Senior administration officials traveling with Kerry told reporters that while relations with Pakistan have grown touchy in recent years, there is the prospect of resetting those ties with Sharif’s government and working together on major issues — counterterrorism, energy, regional stability, economic reforms, trade and investment. The officials spoke on condition of anonymity because they weren’t authorized to publicly discuss Kerry’s agenda.

The U.S. wants to help strengthen the role of the civilian government in Pakistan, where the military long has been dominant, and wants Sharif to tackle rising extremist attacks inside his country.

The prison break this week that freed hundreds of inmates raises serious questions about Pakistan’s ability to battle an insurgency that has raged for years and killed tens of thousands. Suspected Islamic militants killed at least 160 people during the new government’s first month in office. Sharif’s government has not articulated an alternate strategy.

The U.S. also wants Pakistan to pressure leaders of the Afghan Taliban to negotiate with Afghan President Hamid Karzai’s government, renounce violence and sever ties with al-Qaida.

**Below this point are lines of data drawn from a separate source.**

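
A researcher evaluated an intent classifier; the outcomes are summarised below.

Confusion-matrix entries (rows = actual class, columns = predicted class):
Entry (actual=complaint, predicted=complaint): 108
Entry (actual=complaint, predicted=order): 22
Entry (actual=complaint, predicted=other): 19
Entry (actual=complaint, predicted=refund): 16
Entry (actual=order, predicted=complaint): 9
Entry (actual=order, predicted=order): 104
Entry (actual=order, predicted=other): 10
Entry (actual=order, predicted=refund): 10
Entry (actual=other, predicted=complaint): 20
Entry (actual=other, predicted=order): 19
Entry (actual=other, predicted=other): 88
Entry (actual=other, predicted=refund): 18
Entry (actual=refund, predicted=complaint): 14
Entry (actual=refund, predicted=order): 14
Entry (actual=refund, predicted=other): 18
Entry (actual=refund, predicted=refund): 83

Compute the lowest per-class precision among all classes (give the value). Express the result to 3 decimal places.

0.652

Per-class precision (TP/(TP+FP)):
  complaint: TP=108, FP=9+20+14=43 → 108/151 = 0.7152
  order: TP=104, FP=22+19+14=55 → 104/159 = 0.6541
  other: TP=88, FP=19+10+18=47 → 88/135 = 0.6519
  refund: TP=83, FP=16+10+18=44 → 83/127 = 0.6535
Lowest is class 'other' with precision = 0.652.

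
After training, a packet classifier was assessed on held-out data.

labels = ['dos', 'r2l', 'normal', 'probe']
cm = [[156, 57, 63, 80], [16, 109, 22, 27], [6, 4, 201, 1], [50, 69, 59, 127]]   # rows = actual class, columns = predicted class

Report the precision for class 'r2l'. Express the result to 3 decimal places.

0.456

Take TP from the diagonal, FP from the rest of the 'r2l' prediction marginal, FN from the rest of the 'r2l' actual marginal.
precision = TP/(TP+FP).
r2l: TP=109, FP=57+4+69=130 → 109/239 = 0.4561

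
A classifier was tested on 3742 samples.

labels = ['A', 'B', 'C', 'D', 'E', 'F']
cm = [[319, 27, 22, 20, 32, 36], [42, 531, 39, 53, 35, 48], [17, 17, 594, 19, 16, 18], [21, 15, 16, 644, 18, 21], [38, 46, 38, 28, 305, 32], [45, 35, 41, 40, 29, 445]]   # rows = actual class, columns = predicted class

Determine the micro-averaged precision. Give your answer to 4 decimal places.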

Officials in neighboring Afghanistan are demanding that Pakistan dismantle extremists’ havens inside Pakistan and push the Taliban to join the peace process. Both the U.S. and Afghanistan say that if attacks are allowed to continue, the region will never become stable. Pakistani officials say they do not control the Taliban, but Karzai’s government isn’t convinced.

Drone strikes are another point of contention.

Washington says it needs to attack dangerous militants with drones because Pakistan’s government refuses to engage them militarily. Pakistan contends the drone strikes are a fresh violation of its sovereignty, and they have increased widespread anti-American sentiment in the country.

The United States has reduced the number of drone attacks against militants in Pakistan and limited strikes to top targets. These moves appear to have appeased Pakistan’s generals for now, U.S. officials said. But some officials worry about pushback from the new civilian officials, including Sharif, who wants the attacks ended.

There have been 16 drone strikes in Pakistan this year, compared with a peak of 122 in 2010, 73 in 2011 and 48 in 2012, according to the New America Foundation, a U.S.-based think tank.